The little billing clerk couldn't have been a day over 18 and when she looked at me, I could tell she didn't want to get any closer to me than absolutely necessary. I assured her it was OK, that I didn't have anything that was contagious, no swine flu. I was still in shock that I was sitting in front of a lot of people covered in puke! When the cops finished lecturing Josh on the dangers of speeding, I made him answer all the billing questions and I went to the bathroom to take a look at what everyone was starin' at. Good Lord..if I hadn't known it was a mirror I was looking into, I'd have been scared myself.

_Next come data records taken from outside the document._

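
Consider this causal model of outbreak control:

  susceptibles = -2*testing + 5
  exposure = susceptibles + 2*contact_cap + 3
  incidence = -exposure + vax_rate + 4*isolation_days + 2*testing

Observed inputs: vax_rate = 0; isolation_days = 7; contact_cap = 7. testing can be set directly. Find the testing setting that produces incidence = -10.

testing = -4

Substituting into the exposure equation gives exposure = -2*testing + 22.
Substituting into the incidence equation gives incidence = 4*testing + 6.
Solve 4*testing + 6 = -10: testing = (-10 - 6) / 4 = -4.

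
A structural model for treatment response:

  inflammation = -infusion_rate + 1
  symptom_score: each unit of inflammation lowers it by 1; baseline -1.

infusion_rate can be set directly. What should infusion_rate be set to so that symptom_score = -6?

Substituting into the symptom_score equation gives symptom_score = infusion_rate - 2.
Solve infusion_rate - 2 = -6: infusion_rate = (-6 + 2) / 1 = -4.

infusion_rate = -4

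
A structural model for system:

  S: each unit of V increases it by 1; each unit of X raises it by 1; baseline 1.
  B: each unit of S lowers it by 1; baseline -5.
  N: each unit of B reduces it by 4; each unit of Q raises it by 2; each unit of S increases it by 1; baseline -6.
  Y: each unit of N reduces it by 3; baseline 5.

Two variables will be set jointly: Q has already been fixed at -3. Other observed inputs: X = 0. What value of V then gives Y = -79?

With Q held at -3:
Substituting into the S equation gives S = V + 1.
B becomes -V - 6.
Substituting into the N equation gives N = 5*V + 13.
This gives Y = -15*V - 34.
Solve -15*V - 34 = -79: V = (-79 + 34) / -15 = 3.

V = 3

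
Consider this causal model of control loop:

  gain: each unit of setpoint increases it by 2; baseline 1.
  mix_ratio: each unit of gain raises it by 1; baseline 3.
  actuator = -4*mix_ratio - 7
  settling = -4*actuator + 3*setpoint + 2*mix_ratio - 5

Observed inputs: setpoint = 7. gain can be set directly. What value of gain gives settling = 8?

gain = -5

Intervening on gain fixes its value directly, overriding its dependence on setpoint.
Substituting into the actuator equation gives actuator = -4*gain - 19.
So settling = 18*gain + 98.
Solve 18*gain + 98 = 8: gain = (8 - 98) / 18 = -5.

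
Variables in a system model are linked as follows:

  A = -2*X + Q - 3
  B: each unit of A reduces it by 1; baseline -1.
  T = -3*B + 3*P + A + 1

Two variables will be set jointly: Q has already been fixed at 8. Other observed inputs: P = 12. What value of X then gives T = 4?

With Q held at 8:
Substituting into the A equation gives A = -2*X + 5.
Substituting into the B equation gives B = 2*X - 6.
Substituting into the T equation gives T = -8*X + 60.
Solve -8*X + 60 = 4: X = (4 - 60) / -8 = 7.

X = 7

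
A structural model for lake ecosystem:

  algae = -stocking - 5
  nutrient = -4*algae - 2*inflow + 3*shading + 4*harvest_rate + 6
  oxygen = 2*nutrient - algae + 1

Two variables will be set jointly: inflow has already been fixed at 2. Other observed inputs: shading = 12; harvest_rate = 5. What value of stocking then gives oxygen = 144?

With inflow held at 2:
Substituting into the nutrient equation gives nutrient = 4*stocking + 78.
Substituting into the oxygen equation gives oxygen = 9*stocking + 162.
Solve 9*stocking + 162 = 144: stocking = (144 - 162) / 9 = -2.

stocking = -2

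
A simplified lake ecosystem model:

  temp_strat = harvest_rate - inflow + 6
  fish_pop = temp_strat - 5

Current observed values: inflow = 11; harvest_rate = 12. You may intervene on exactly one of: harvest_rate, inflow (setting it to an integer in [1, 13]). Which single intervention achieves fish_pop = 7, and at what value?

set inflow = 6

Intervening on harvest_rate: fish_pop = harvest_rate - 10. Reaching 7 requires harvest_rate = 17, outside [1, 13].
Intervening on inflow: with other inputs at their observed values, fish_pop = -inflow + 13. Solving for 7 gives inflow = 6, within [1, 13].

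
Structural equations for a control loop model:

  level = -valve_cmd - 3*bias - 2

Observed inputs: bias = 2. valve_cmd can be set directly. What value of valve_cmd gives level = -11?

Substituting into the level equation gives level = -valve_cmd - 8.
Solve -valve_cmd - 8 = -11: valve_cmd = (-11 + 8) / -1 = 3.

valve_cmd = 3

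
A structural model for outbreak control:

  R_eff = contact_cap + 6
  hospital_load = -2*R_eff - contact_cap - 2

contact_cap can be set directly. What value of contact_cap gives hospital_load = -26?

Substituting into the hospital_load equation gives hospital_load = -3*contact_cap - 14.
Solve -3*contact_cap - 14 = -26: contact_cap = (-26 + 14) / -3 = 4.

contact_cap = 4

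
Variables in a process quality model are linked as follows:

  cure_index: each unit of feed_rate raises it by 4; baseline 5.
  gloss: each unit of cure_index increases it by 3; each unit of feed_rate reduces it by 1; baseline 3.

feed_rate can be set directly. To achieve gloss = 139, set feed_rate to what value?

Substituting into the gloss equation gives gloss = 11*feed_rate + 18.
Solve 11*feed_rate + 18 = 139: feed_rate = (139 - 18) / 11 = 11.

feed_rate = 11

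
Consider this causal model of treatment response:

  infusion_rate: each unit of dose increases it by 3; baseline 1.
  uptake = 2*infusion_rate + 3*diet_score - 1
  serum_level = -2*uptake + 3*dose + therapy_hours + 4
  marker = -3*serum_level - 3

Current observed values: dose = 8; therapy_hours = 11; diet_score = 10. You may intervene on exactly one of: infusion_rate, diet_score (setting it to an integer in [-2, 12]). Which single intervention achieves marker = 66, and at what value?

Intervening on infusion_rate: with other inputs at their observed values, marker = 12*infusion_rate + 54. Solving for 66 gives infusion_rate = 1, within [-2, 12].
Intervening on diet_score: marker = 18*diet_score + 174. Reaching 66 requires diet_score = -6, outside [-2, 12].

set infusion_rate = 1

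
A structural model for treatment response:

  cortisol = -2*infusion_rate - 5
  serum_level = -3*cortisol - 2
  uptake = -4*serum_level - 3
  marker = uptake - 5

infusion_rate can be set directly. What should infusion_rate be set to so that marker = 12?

Substituting into the serum_level equation gives serum_level = 6*infusion_rate + 13.
uptake becomes -24*infusion_rate - 55.
Substituting into the marker equation gives marker = -24*infusion_rate - 60.
Solve -24*infusion_rate - 60 = 12: infusion_rate = (12 + 60) / -24 = -3.

infusion_rate = -3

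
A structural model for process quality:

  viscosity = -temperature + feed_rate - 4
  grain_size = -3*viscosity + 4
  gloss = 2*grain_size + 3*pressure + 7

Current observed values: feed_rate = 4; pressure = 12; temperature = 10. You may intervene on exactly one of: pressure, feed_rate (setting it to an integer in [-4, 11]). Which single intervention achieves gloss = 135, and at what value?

set feed_rate = 0

Intervening on pressure: gloss = 3*pressure + 75. Reaching 135 requires pressure = 20, outside [-4, 11].
Intervening on feed_rate: with other inputs at their observed values, gloss = -6*feed_rate + 135. Solving for 135 gives feed_rate = 0, within [-4, 11].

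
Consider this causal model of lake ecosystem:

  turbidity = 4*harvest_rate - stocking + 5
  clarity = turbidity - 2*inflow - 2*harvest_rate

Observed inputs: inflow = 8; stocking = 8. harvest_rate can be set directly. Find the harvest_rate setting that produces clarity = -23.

harvest_rate = -2

Substituting into the turbidity equation gives turbidity = 4*harvest_rate - 3.
clarity becomes 2*harvest_rate - 19.
Solve 2*harvest_rate - 19 = -23: harvest_rate = (-23 + 19) / 2 = -2.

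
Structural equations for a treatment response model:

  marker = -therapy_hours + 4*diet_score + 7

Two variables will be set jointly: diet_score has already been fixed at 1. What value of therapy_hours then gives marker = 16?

therapy_hours = -5

With diet_score held at 1:
Substituting into the marker equation gives marker = -therapy_hours + 11.
Solve -therapy_hours + 11 = 16: therapy_hours = (16 - 11) / -1 = -5.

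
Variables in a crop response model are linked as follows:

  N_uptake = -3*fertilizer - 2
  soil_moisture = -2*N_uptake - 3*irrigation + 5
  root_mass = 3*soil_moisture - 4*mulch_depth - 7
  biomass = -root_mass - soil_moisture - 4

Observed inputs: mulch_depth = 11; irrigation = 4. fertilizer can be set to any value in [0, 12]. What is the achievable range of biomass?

-229 to 59

Substituting into the soil_moisture equation gives soil_moisture = 6*fertilizer - 3.
root_mass becomes 18*fertilizer - 60.
Substituting into the biomass equation gives biomass = -24*fertilizer + 59.
Linear in fertilizer, so extremes are at the endpoints: fertilizer = 0 gives biomass = 59; fertilizer = 12 gives biomass = -229.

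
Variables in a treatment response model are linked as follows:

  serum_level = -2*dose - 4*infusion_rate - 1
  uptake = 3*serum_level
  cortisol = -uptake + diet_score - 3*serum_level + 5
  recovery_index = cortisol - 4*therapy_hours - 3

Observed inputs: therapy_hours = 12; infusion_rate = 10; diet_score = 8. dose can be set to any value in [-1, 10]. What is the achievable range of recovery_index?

Substituting into the serum_level equation gives serum_level = -2*dose - 41.
Substituting into the uptake equation gives uptake = -6*dose - 123.
Substituting into the cortisol equation gives cortisol = 12*dose + 259.
This gives recovery_index = 12*dose + 208.
Linear in dose, so extremes are at the endpoints: dose = -1 gives recovery_index = 196; dose = 10 gives recovery_index = 328.

196 to 328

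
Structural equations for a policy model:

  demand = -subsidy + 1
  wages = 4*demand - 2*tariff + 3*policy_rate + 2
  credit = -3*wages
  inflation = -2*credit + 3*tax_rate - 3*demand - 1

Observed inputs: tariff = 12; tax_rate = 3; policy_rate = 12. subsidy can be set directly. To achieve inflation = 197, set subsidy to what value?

Substituting into the wages equation gives wages = -4*subsidy + 18.
Substituting into the credit equation gives credit = 12*subsidy - 54.
Substituting into the inflation equation gives inflation = -21*subsidy + 113.
Solve -21*subsidy + 113 = 197: subsidy = (197 - 113) / -21 = -4.

subsidy = -4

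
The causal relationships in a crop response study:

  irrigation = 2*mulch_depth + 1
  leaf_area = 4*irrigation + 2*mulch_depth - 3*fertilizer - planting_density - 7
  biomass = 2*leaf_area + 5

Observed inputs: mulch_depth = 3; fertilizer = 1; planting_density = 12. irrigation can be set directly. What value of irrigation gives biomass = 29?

Intervening on irrigation fixes its value directly, overriding its dependence on mulch_depth.
Substituting into the leaf_area equation gives leaf_area = 4*irrigation - 16.
This gives biomass = 8*irrigation - 27.
Solve 8*irrigation - 27 = 29: irrigation = (29 + 27) / 8 = 7.

irrigation = 7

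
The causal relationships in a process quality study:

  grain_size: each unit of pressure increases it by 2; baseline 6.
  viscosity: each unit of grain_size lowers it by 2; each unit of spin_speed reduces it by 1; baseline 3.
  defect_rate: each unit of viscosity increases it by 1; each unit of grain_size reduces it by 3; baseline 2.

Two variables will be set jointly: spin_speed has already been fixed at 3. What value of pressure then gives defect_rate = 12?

With spin_speed held at 3:
Substituting into the viscosity equation gives viscosity = -4*pressure - 12.
So defect_rate = -10*pressure - 28.
Solve -10*pressure - 28 = 12: pressure = (12 + 28) / -10 = -4.

pressure = -4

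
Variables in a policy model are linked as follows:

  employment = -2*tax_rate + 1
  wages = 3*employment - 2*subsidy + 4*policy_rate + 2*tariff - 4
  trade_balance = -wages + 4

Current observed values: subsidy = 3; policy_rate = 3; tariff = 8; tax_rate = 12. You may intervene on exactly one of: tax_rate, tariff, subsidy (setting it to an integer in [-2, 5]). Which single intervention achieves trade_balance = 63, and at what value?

set tariff = 4

Intervening on tax_rate: trade_balance = 6*tax_rate - 17. Reaching 63 requires tax_rate = 40/3, not an integer.
Intervening on tariff: with other inputs at their observed values, trade_balance = -2*tariff + 71. Solving for 63 gives tariff = 4, within [-2, 5].
Intervening on subsidy: trade_balance = 2*subsidy + 49. Reaching 63 requires subsidy = 7, outside [-2, 5].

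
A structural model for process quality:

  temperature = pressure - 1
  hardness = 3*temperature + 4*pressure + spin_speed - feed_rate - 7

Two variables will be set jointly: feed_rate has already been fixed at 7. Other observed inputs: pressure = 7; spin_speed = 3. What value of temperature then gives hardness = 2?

temperature = -5

With feed_rate held at 7:
Intervening on temperature fixes its value directly, overriding its dependence on pressure.
Substituting into the hardness equation gives hardness = 3*temperature + 17.
Solve 3*temperature + 17 = 2: temperature = (2 - 17) / 3 = -5.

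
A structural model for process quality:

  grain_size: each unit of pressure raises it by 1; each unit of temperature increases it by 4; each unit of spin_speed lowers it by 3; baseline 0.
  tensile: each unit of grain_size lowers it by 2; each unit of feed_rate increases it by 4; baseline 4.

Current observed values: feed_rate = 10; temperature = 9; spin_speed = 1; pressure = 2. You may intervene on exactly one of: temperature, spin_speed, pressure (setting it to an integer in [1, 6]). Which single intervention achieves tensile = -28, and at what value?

set pressure = 3

Intervening on temperature: tensile = -8*temperature + 46. Reaching -28 requires temperature = 37/4, not an integer.
Intervening on spin_speed: tensile = 6*spin_speed - 32. Reaching -28 requires spin_speed = 2/3, not an integer.
Intervening on pressure: with other inputs at their observed values, tensile = -2*pressure - 22. Solving for -28 gives pressure = 3, within [1, 6].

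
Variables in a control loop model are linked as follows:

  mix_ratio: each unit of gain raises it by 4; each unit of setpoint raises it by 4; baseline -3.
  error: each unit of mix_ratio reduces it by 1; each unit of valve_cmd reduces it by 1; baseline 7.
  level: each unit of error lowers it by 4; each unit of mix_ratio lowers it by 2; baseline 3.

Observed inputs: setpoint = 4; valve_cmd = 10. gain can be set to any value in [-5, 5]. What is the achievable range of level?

Substituting into the mix_ratio equation gives mix_ratio = 4*gain + 13.
Substituting into the error equation gives error = -4*gain - 16.
This gives level = 8*gain + 41.
Linear in gain, so extremes are at the endpoints: gain = -5 gives level = 1; gain = 5 gives level = 81.

1 to 81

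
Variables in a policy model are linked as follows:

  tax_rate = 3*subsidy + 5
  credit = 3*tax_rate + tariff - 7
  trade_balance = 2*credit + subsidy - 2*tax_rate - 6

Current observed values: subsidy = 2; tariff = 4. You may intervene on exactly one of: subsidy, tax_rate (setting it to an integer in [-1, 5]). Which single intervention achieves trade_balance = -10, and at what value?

set tax_rate = 0

Intervening on subsidy: trade_balance = 13*subsidy + 8. Reaching -10 requires subsidy = -18/13, not an integer.
Intervening on tax_rate: with other inputs at their observed values, trade_balance = 4*tax_rate - 10. Solving for -10 gives tax_rate = 0, within [-1, 5].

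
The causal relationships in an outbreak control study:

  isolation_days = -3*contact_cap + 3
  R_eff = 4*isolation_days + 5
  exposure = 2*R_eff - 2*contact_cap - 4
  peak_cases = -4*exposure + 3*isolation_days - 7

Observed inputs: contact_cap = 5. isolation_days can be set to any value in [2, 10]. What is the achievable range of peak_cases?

Intervening on isolation_days fixes its value directly, overriding its dependence on contact_cap.
Substituting into the exposure equation gives exposure = 8*isolation_days - 4.
Substituting into the peak_cases equation gives peak_cases = -29*isolation_days + 9.
Linear in isolation_days, so extremes are at the endpoints: isolation_days = 2 gives peak_cases = -49; isolation_days = 10 gives peak_cases = -281.

-281 to -49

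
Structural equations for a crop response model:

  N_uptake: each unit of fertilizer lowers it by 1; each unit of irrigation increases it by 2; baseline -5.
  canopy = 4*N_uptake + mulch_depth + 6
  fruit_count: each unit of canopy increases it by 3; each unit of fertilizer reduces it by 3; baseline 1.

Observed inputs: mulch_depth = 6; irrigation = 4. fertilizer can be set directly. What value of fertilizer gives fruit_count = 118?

fertilizer = -3

Substituting into the N_uptake equation gives N_uptake = -fertilizer + 3.
Substituting into the canopy equation gives canopy = -4*fertilizer + 24.
Substituting into the fruit_count equation gives fruit_count = -15*fertilizer + 73.
Solve -15*fertilizer + 73 = 118: fertilizer = (118 - 73) / -15 = -3.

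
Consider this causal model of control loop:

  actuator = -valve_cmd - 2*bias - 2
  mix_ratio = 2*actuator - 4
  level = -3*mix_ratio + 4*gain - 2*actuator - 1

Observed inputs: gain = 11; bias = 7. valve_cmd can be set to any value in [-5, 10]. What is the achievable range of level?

Substituting into the actuator equation gives actuator = -valve_cmd - 16.
So mix_ratio = -2*valve_cmd - 36.
level becomes 8*valve_cmd + 183.
Linear in valve_cmd, so extremes are at the endpoints: valve_cmd = -5 gives level = 143; valve_cmd = 10 gives level = 263.

143 to 263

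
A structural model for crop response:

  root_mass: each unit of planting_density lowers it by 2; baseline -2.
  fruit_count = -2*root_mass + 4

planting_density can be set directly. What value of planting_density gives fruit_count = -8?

planting_density = -4

Substituting into the fruit_count equation gives fruit_count = 4*planting_density + 8.
Solve 4*planting_density + 8 = -8: planting_density = (-8 - 8) / 4 = -4.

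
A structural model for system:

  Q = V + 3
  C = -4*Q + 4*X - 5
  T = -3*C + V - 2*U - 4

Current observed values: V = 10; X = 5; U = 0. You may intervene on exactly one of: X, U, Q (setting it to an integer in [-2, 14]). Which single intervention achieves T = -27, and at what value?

set Q = 1

Intervening on X: T = -12*X + 177. Reaching -27 requires X = 17, outside [-2, 14].
Intervening on U: T = -2*U + 117. Reaching -27 requires U = 72, outside [-2, 14].
Intervening on Q: with other inputs at their observed values, T = 12*Q - 39. Solving for -27 gives Q = 1, within [-2, 14].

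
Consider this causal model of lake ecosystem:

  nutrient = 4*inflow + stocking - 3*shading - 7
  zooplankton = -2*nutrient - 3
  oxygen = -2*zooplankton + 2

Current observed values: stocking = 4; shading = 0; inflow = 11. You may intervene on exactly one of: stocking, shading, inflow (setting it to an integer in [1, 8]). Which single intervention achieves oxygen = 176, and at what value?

set stocking = 5

Intervening on stocking: with other inputs at their observed values, oxygen = 4*stocking + 156. Solving for 176 gives stocking = 5, within [1, 8].
Intervening on shading: oxygen = -12*shading + 172. Reaching 176 requires shading = -1/3, not an integer.
Intervening on inflow: oxygen = 16*inflow - 4. Reaching 176 requires inflow = 45/4, not an integer.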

I looked like I'd been in a bar room brawl: my hair was a frizzy disaster with left over greasy conditioner and bits of regurgitated red jello in it,I was also sporting a good deal of red jello on my shirt, AND my mascara had run all the way down about to my knees....I was a walking nightmare. When I walked back out, Josh handed me my newly printed hospital bracelet. I promptly slid it back across the clerk's desk and informed her I would be leaving, but thanks anyway. She didn't say anything...just stared some more.
The next day, I landed myself a prescription for some serious pain pills...life savers, is what they are and I got them to move my surgery up by three weeks. I will be having my first ever surgical experience on the 3rd of November @ 2:45. I'm a little nervous about being put under. Well, and then there's the fact that a piece of me is coming out...and then the horror stories I've heard from all the "gallbladder veterans" about what eating is like afterward...and then the prospect of the weight gain they all keep talking to me about....fun stuff.
Hopefully all goes well and that I'm pleasantly surprised by the whole experience. Hopefully.